Cavendish Laboratory, University of Cambridge, Cambridge, UK.
Development & Medical, Pfizer Worldwide Research, Groton, CT, USA.
Nat Commun. 2024 Jan 15;15(1):426. doi: 10.1038/s41467-023-42145-1.
Structural diversification of lead molecules is a key component of drug discovery to explore chemical space. Late-stage functionalizations (LSFs) are versatile methodologies capable of installing functional handles on richly decorated intermediates to deliver numerous diverse products in a single reaction. Predicting the regioselectivity of LSF is still an open challenge in the field. Numerous efforts from chemoinformatics and machine learning (ML) groups have made strides in this area. However, it is arduous to isolate and characterize the multitude of LSF products generated, limiting available data and hindering pure ML approaches. We report the development of an approach that combines a message passing neural network and C NMR-based transfer learning to predict the atom-wise probabilities of functionalization for Minisci and P450-based functionalizations. We validated our model both retrospectively and with a series of prospective experiments, showing that it accurately predicts the outcomes of Minisci-type and P450 transformations and outperforms the well-established Fukui-based reactivity indices and other machine learning reactivity-based algorithms.

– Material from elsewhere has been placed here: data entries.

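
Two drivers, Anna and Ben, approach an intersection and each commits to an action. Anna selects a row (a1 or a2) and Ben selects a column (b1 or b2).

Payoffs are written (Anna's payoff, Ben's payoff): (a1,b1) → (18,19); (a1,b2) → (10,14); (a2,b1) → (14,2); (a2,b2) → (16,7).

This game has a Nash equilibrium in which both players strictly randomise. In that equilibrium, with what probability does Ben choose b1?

Let q be the probability that Ben plays b1. In a completely mixed equilibrium, Anna must be indifferent between a1 and a2.
Anna's expected payoff from a1 is 18q + 10(1−q); from a2 it is 14q + 16(1−q).
Setting these equal: 8q + 10 = −2q + 16, so q = 3/5.

3/5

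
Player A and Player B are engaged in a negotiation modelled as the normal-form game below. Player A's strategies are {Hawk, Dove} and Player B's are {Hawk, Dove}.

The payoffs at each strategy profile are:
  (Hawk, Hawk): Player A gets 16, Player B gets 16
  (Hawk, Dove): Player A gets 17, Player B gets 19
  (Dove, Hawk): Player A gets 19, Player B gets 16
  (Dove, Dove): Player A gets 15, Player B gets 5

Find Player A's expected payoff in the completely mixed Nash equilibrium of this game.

83/5

First find y, the probability Player B plays Hawk, from Player A's indifference between Hawk and Dove: 16y + 17(1−y) = 19y + 15(1−y), giving y = 2/5.
Since Player A is indifferent in equilibrium, Player A's expected payoff equals the payoff from either row against (2/5, 3/5). Using Hawk: 16(2/5) + 17(3/5) = 83/5.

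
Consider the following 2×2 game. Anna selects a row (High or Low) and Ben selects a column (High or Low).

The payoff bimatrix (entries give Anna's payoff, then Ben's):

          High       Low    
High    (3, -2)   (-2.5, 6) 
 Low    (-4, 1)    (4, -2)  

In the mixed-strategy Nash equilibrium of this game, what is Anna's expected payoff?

4/27

First find y, the probability Ben plays High, from Anna's indifference between High and Low: 3y − 2.5(1−y) = −4y + 4(1−y), giving y = 13/27.
Since Anna is indifferent in equilibrium, Anna's expected payoff equals the payoff from either row against (13/27, 14/27). Using High: 3(13/27) − 2.5(14/27) = 4/27.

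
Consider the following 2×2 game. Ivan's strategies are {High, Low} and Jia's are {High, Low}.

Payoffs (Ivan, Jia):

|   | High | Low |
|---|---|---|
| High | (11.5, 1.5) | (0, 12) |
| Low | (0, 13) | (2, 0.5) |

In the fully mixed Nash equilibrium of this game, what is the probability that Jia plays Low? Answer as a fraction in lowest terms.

23/27

Let c be the probability that Jia plays High. In a completely mixed equilibrium, Ivan must be indifferent between High and Low.
Ivan's expected payoff from High is 11.5c; from Low it is 2(1−c).
Setting these equal: 11.5c = −2c + 2, so c = 4/27.
Therefore Jia plays Low with probability 1 − 4/27 = 23/27.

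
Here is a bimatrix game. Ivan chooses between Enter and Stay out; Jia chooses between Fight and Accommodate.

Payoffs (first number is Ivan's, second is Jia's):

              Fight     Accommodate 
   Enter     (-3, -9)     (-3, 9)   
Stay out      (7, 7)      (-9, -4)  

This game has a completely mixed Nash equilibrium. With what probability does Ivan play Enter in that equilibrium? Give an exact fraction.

11/29

Let x be the probability that Ivan plays Enter. In a completely mixed equilibrium, Jia must be indifferent between Fight and Accommodate.
Jia's expected payoff from Fight is −9x + 7(1−x); from Accommodate it is 9x − 4(1−x).
Setting these equal: −16x + 7 = 13x − 4, so x = 11/29.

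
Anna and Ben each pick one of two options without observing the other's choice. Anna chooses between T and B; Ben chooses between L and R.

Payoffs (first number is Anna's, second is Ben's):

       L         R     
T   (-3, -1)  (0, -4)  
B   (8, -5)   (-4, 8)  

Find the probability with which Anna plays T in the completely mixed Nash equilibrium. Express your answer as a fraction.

13/16

Let p be the probability that Anna plays T. In a completely mixed equilibrium, Ben must be indifferent between L and R.
Ben's expected payoff from L is −p − 5(1−p); from R it is −4p + 8(1−p).
Setting these equal: 4p − 5 = −12p + 8, so p = 13/16.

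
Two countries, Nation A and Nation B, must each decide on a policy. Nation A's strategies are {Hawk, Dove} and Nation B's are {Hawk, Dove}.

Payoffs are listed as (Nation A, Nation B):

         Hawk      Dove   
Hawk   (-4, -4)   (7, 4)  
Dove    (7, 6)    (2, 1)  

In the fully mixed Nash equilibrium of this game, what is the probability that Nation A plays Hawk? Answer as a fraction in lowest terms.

Let r be the probability that Nation A plays Hawk. In a completely mixed equilibrium, Nation B must be indifferent between Hawk and Dove.
Nation B's expected payoff from Hawk is −4r + 6(1−r); from Dove it is 4r + (1−r).
Setting these equal: −10r + 6 = 3r + 1, so r = 5/13.

5/13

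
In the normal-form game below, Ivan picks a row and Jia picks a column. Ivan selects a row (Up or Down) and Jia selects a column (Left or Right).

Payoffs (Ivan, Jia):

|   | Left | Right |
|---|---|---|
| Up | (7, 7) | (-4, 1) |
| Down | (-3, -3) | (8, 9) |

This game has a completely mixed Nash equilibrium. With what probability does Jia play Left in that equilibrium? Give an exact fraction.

6/11

Let c be the probability that Jia plays Left. In a completely mixed equilibrium, Ivan must be indifferent between Up and Down.
Ivan's expected payoff from Up is 7c − 4(1−c); from Down it is −3c + 8(1−c).
Setting these equal: 11c − 4 = −11c + 8, so c = 6/11.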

对先导化合物进行结构多样化改造是探索化学空间的药物发现的关键组成部分。晚期功能化(LSF)是一种多功能方法,能够在丰富的修饰中间体上安装功能手柄,在单个反应中提供多种不同的产物。预测 LSF 的区域选择性仍然是该领域的一个开放性挑战。化学信息学和机器学习(ML)领域的许多努力在这方面取得了进展。然而,分离和表征生成的大量 LSF 产物是很困难的,这限制了可用数据并阻碍了纯 ML 方法的发展。我们报告了一种结合消息传递神经网络和基于 C NMR 的迁移学习的方法的开发,以预测 Minisci 和 P450 基功能化的原子级功能化概率。我们通过回顾性和一系列前瞻性实验验证了我们的模型,表明它可以准确预测 Minisci 型和 P450 转化的结果,并优于成熟的基于 Fukui 的反应性指数和其他基于机器学习的反应性算法。